Ce dimanche 10 mai 2026, nous méditons l’Évangile avec le père Jean-Jacques
Ac 8, 5-8. 14-17 ; Ps 65 ; P 3, 15-18 ;
Évangile de Jean 14, 15-21
En ce temps-là, Jésus disait à ses disciples : « Si vous m’aimez, vous garderez mes commandements. Moi, je prierai le Père, et il vous donnera un autre Défenseur qui sera pour toujours avec vous : l’Esprit de vérité, lui que le monde ne peut recevoir, car il ne le voit pas et ne le connaît pas ; vous, vous le connaissez, car il demeure auprès de vous, et il sera en vous. Je ne vous laisserai pas orphelins, je reviens vers vous. D’ici peu de temps, le monde ne me verra plus, mais vous, vous me verrez vivant, et vous vivrez aussi. En ce jour-là, vous reconnaîtrez que je suis en mon Père, que vous êtes en moi, et moi en vous. Celui qui reçoit mes commandements et les garde, c’est celui-là qui m’aime ; et celui qui m’aime sera aimé de mon Père ; moi aussi, je l’aimerai, et je me manifesterai à lui. »
Commentaire du père Jean-Jacques :
« Je ne vous laisserai pas orphelins, je reviens vers vous » (Jean 14,18).
Cette parole du Christ vient nous rejoindre au cœur de nos fragilités.

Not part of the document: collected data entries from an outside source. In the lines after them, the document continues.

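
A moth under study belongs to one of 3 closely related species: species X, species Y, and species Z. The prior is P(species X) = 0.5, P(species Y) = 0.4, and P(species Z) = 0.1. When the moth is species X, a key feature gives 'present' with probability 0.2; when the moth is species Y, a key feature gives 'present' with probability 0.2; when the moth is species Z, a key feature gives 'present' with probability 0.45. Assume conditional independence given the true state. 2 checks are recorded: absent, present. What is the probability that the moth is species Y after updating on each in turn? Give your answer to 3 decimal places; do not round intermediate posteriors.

Each posterior becomes the prior for the next update.
After 'absent': normaliser = 0.8·0.5000 + 0.8·0.4000 + 0.55·0.1000; P(species X) ≈ 0.5161, P(species Y) ≈ 0.4129, P(species Z) ≈ 0.0710
After 'present': normaliser = 0.2·0.5161 + 0.2·0.4129 + 0.45·0.0710; P(species X) ≈ 0.4741, P(species Y) ≈ 0.3793, P(species Z) ≈ 0.1467

0.379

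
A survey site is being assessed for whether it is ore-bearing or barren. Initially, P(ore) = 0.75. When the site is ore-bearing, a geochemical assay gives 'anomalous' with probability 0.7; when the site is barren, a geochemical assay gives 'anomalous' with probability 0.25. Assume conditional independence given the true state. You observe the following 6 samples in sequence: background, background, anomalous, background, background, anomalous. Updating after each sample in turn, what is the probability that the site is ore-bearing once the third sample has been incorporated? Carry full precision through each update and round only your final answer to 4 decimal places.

0.5734

After 'background': P(ore) = 0.3·0.7500 / (0.3·0.7500 + 0.75·0.2500) ≈ 0.5455
After 'background': P(ore) = 0.3·0.5455 / (0.3·0.5455 + 0.75·0.4545) ≈ 0.3243
After 'anomalous': P(ore) = 0.7·0.3243 / (0.7·0.3243 + 0.25·0.6757) ≈ 0.5734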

Qui d’entre nous n’a jamais ressenti la solitude, l’abandon, ou simplement le poids du quotidien ? Et pourtant, Jésus nous fait une promesse forte : nous ne sommes pas seuls.
Il nous invite à la confiance. Pas une confiance naïve, mais une confiance enracinée dans son amour fidèle. Car il ne disparaît pas : il se rend présent autrement. Il annonce le don de « l’autre Défenseur », le Paraklitos : l’Esprit Saint, à la fois consolateur dans nos peines, et force dans nos combats.
Oui, Dieu ne nous laisse pas démunis. Il vient habiter nos vies, discrètement mais réellement. Sa présence n’efface pas toujours les épreuves, mais elle transforme notre manière de les traverser. Elle relève, elle apaise, elle fortifie.
Et cette présence vivante vient réveiller quelque chose en nous : une espérance. Comme le rappelle l’apôtre Pierre dans la deuxième lecture, Dieu fait renaître la joie au cœur même de nos existences. Une joie qui ne dépend pas des circonstances, mais de sa fidélité.
Alors aujourd’hui, sachons reconnaître que nous ne sommes pas seuls. Dieu est là. Et sa présence vient peu à peu ranimer nos cœurs.